Olhando retrospectivamente, o cenário que conduzia a Outubro de 1962 estava tão maduro para uma crise crescente que parecia inevitável.

Durante 17 anos desde o fim da Segunda Guerra Mundial, grande parte da humanidade viveu sob a influência de um mundo bicameral, com os EUA e a URSS a competir pelo domínio. Mas as visões de mundo concorrentes das duas superpotências não eram representadas por um poderio militar competitivo. Embora ambos os países possuíssem arsenais nucleares, os EUA desfrutavam de uma vantagem desigual nas capacidades de entrega rápida de carga útil.

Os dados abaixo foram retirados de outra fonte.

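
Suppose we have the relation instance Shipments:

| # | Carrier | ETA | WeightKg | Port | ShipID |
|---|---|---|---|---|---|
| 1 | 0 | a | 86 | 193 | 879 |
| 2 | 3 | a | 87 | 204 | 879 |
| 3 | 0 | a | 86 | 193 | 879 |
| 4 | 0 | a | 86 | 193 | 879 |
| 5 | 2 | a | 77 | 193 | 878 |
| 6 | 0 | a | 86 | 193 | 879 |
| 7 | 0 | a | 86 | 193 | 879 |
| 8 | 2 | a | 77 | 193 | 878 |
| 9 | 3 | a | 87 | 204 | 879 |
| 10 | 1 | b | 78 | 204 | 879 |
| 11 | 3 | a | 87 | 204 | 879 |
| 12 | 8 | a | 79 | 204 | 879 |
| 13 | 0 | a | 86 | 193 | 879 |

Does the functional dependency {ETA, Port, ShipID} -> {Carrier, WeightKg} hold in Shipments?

No

(ETA=a, Port=193, ShipID=879): rows 1, 3, 4, 6, 7, 13 → {Carrier,WeightKg} = (0, 86), (0, 86), (0, 86), (0, 86), (0, 86), (0, 86) ✓
(ETA=a, Port=204, ShipID=879): rows 2, 9, 11, 12 → {Carrier,WeightKg} takes values {(3, 87), (8, 79)} — violation
(ETA=a, Port=193, ShipID=878): rows 5, 8 → {Carrier,WeightKg} = (2, 77), (2, 77) ✓
(ETA=b, Port=204, ShipID=879): row 10 → {Carrier,WeightKg} = (1, 78) ✓
Two rows agree on {ETA, Port, ShipID} but differ on {Carrier, WeightKg}, so {ETA, Port, ShipID} -> {Carrier, WeightKg} does not hold.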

Por outras palavras, os EUA poderiam atingir a URSS com muito mais armas nucleares – e muito mais rapidamente – do que vice-versa. Esta vantagem resultou da crescente aliança da NATO, que deu aos EUA aliados estratégicos muito próximos da URSS, incluindo locais de mísseis na Turquia. Compreensivelmente, então, os soviéticos procuraram uma posição segura nas Américas para estabelecer uma medida de equilíbrio.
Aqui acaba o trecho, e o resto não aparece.